Reis had made her acting debut in (and provided the story for) 2021 thriller Catch The Fair One, for which she had been nominated for a Film Independent Spirit Award. “The character was designed around her. It’s a boxer, it’s close to her own life. This was going to be a departure,” says López. “The character goes to emotional places and has a sense of humour and is sexy. I didn’t know if Kali had that range. But I taped her and she could listen to a directive, she could play and she could improvise. More importantly, she had immediate access to deep emotions. HBO said, ‘If you believe in this, we believe in you.’ I showed Jodie the tapes, and Jodie said, ‘Absolutely.’”

Filming took place in Iceland, subbing for Alaska, for 10 months, beginning in October 2022, with López directing all six episodes. “It was cold, it was dark during the winter, but it’s such a creative little corner of the world, precisely because of the winter and the night.”

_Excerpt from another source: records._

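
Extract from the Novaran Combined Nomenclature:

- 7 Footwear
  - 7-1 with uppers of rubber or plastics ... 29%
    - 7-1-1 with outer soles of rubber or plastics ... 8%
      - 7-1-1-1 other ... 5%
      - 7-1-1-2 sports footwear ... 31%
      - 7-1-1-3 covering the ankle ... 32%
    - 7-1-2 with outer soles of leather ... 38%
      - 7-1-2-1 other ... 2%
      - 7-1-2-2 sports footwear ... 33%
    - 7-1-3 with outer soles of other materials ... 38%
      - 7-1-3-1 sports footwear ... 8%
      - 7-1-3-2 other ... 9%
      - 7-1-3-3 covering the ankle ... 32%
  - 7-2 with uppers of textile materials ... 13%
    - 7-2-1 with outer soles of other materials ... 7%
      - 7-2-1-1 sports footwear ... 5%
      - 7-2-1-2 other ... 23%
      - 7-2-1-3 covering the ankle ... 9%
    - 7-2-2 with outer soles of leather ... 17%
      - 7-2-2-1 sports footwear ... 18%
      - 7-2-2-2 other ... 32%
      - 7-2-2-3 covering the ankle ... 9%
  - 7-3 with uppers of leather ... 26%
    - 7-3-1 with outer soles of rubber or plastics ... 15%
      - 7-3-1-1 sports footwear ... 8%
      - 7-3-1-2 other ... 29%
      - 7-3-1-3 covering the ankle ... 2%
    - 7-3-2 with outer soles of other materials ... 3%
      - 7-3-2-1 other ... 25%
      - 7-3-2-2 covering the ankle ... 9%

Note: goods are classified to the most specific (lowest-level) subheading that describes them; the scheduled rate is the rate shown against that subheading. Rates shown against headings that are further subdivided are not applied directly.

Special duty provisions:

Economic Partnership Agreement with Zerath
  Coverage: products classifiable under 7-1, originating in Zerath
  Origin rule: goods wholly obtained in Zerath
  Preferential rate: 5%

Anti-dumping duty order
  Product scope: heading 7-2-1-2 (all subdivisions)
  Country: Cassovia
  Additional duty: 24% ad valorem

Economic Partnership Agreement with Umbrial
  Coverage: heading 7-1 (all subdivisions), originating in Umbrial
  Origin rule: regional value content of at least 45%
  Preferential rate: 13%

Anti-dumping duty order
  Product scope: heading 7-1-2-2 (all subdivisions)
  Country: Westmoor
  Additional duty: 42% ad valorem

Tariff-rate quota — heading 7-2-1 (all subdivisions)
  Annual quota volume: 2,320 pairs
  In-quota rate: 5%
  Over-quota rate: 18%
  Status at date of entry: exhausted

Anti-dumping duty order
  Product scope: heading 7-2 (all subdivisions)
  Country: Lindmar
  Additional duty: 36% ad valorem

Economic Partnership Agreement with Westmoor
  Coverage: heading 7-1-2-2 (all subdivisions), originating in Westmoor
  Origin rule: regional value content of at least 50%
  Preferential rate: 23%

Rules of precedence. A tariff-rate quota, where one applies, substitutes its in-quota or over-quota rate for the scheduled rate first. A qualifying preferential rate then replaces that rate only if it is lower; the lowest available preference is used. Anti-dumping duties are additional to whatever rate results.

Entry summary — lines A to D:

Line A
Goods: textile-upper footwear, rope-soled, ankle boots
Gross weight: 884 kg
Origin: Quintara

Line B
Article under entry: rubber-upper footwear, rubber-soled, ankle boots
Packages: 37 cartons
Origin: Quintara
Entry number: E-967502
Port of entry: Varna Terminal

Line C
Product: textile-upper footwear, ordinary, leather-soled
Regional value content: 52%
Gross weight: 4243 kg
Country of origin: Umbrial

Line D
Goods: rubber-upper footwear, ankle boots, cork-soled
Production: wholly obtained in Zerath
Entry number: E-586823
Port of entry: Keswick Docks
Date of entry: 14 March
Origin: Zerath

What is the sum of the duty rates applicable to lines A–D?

Line A: textile-upper → 7-2; rope-soled → 7-2-1; ankle boots → 7-2-1-3. Scheduled 9%. quota on 7-2-1 exhausted → over-quota 18%. → 18%.
Line B: rubber-upper → 7-1; rubber-soled → 7-1-1; ankle boots → 7-1-1-3. Scheduled 32%. No special measure applies. → 32%.
Line C: textile-upper → 7-2; leather-soled → 7-2-2; ordinary → 7-2-2-2. Scheduled 32%. Umbrial agreement on 7-1: 7-2-2-2 not covered. → 32%.
Line D: rubber-upper → 7-1; cork-soled → 7-1-3; ankle boots → 7-1-3-3. Scheduled 32%. Zerath agreement on 7-1: wholly obtained → 5% available; preferential 5%. → 5%.
Sum: 18% + 32% + 32% + 5% = 87%.

87%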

When True Detective Night Country began airing in January, it earned mostly positive critical plaudits, even if Pizzolatto was not a fan, reposting, on Instagram, takedowns by fans of his original series. His reaction, says López, was a surprise. “Personally, the dream as a storyteller would be to create something that becomes so large and important it is passed on to [the] next storyteller to add their own vision. I’m so excited about passing the torch. I can’t wait to watch what someone else is going to do.”

López had the last laugh — her season finale earned the highest rating of any episode across all four seasons. “That was gorgeous. The reviews and numbers speak for themselves.”

HBO renewed the show for a fifth season, which means another mystery and another setting. “I’m writing and I’m very excited,” confirms López. “It’s a different story, a different place, different characters. The actors from my season are saying, ‘Can I please be in season five?’ And I don’t know what those people from northwest Alaska would be doing wherever the new season is taking place.

“But,” she teases, “there will be some things.”

The nominations-round voting period for the 76th Primetime Emmy Awards is open from June 13-24.